Going through a divorce or breakup, regardless if you are the initiator or the receiver, is a major life change that is emotionally challenging and stressful. Understanding the emotional process and integrating supportive strategies can help one move through the process in a healthy way.
Tracy Hamill-Walters, LPC, shares that divorce and breakups can trigger a grief response. “It's normal to go through stages similar to the grief cycle of denial, anger, bargaining, depression and acceptance,” she says. “The more you allow yourself to feel your feelings, the quicker you can move through them.” Feeling those feelings and moving through those stages takes time and it is important to honor that process as well as be gentle on yourself along the way.
Seeking Support
Seeking professional help from a therapist can be an invaluable tool in the process, especially if you find yourself coping through emotional eating, drinking, shopping or mindless scrolling on the internet. “It's tempting to engage in activities that help you ‘numb' the pain/grief, but this actually prolongs the healing process,” Hamill-Walters says. “Therapists can help you reframe the situation, provide a good sounding board, help you make meaning of the breakup and help keep you accountable for taking action steps so you don't get ‘stuck' in any of the grief stages.” (Online therapy options like Talkspace allow access to a therapist without even leaving the house!)
In addition to professional help, another action step is to recognize and utilize your support network. It may start with a close friend and extend from there. Staying social is important in staying connected as well as remembering you are not alone. Many have experienced a divorce or serious breakup and that shared experience can provide comfort.
Online groups can also offer a network of support, especially when not feeling up to or unable to have face-to-face interaction. She says, “It's tempting to remain isolated while you go through the breakup process; however, it's important to resist isolation as much as possible as it will actually increase the likelihood of depression and anxiety.”

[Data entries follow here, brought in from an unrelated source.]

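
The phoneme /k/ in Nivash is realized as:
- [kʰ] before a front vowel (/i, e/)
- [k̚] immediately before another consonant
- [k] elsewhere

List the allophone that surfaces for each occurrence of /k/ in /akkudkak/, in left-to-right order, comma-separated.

Occurrence 1 (position 2): immediately before another consonant → [k̚].
Occurrence 2 (position 3): no conditioning environment matches → elsewhere allophone [k].
Occurrence 3 (position 6): no conditioning environment matches → elsewhere allophone [k].
Occurrence 4 (position 8): no conditioning environment matches → elsewhere allophone [k].

[k̚], [k], [k], [k]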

If you feel your network isn't strong enough, then begin to build that out. Seeking support groups geared toward divorce and relationships can be a vehicle to expand your network. If the group doesn't seem like a good fit, don't stop at one, keep looking for other options.
Outside of your support network, evidence shows that books can aid in the healing process. Bibliotherapy, or books as therapy, is a tool to bridge gaps in understanding and processing. In reading others' experiences, one can gain insight, perspective, guidance and support. It is best used in conjunction with therapy, but can be helpful on its own.
Self-Care and Self-Love
Self-love means being compassionate with yourself in the process and releasing self-judgement. Taking care of your whole self is vitally important. The expression “emotion is
change in motion” reminds us that moving the body can help change and improve our emotional state. Exercise impacts all aspects of one's health—physically, emotionally and spiritually. Exercise also provides a release valve for the stress and anxiety that you may be experiencing along the way.
In addition to incorporating exercise, breathing techniques can give you a tool that is immediately accessible, any time in your day and regardless of where you are. Box breathing is a simple yet powerful method that helps reduce stress and anxiety, allowing one to refocus and move away from negative thought patterns. Simply breathe in on a four count—at the end of the inhale, hold for a four count, exhale for four and, at the end of the exhale, hold for a four count. With each breath, you can also visualize tracing a side of a square. Repeat for six to 10 breaths.
Be an Explorer
Being in a partnership, it is easy to lose track of personal interests and passions, as they often take a back seat to shared interests when in a relationship. Exploring what interests you— things you may have forgotten that you enjoy doing—can help redefine who you are and who you wish to be. Trying new things can expand how you wish to experience life moving forward. It can also open up new opportunities to connect with others and create new friendships.
Establishing your own interests and passions helps to redefine and reacquaint yourself with who you are. In the process, it is important to take the time to get clarity on your own needs and what is important to you in your life as well as in a relationship.
Returning to Dating
A healthy return to dating starts with making sure that you are over the breakup or divorce. Being able to recognize that chapter of your life as being over, while taking what you learned from it, helps ensure you aren't carrying baggage into future relationships.
Taking the time to heal and establish your interests and needs is critical, but it can get comfortable in the not-ready-to-date-again zone. If you have done your work, stepping out and giving yourself permission to date again can open the door to new opportunities for a loving relationship.
Dealing with a divorce or breakup is a difficult process. “Many believe that on the other side of crisis lies opportunity,” Hamill-Walters says. “Grieving the loss is essential to the healing process; however,
it is also imperative to have a sense of hope about the future and a plan forward in a positive direction.” Taking the time to grieve, seek support, work on self-love and re-establish what is important to you can help you in the process.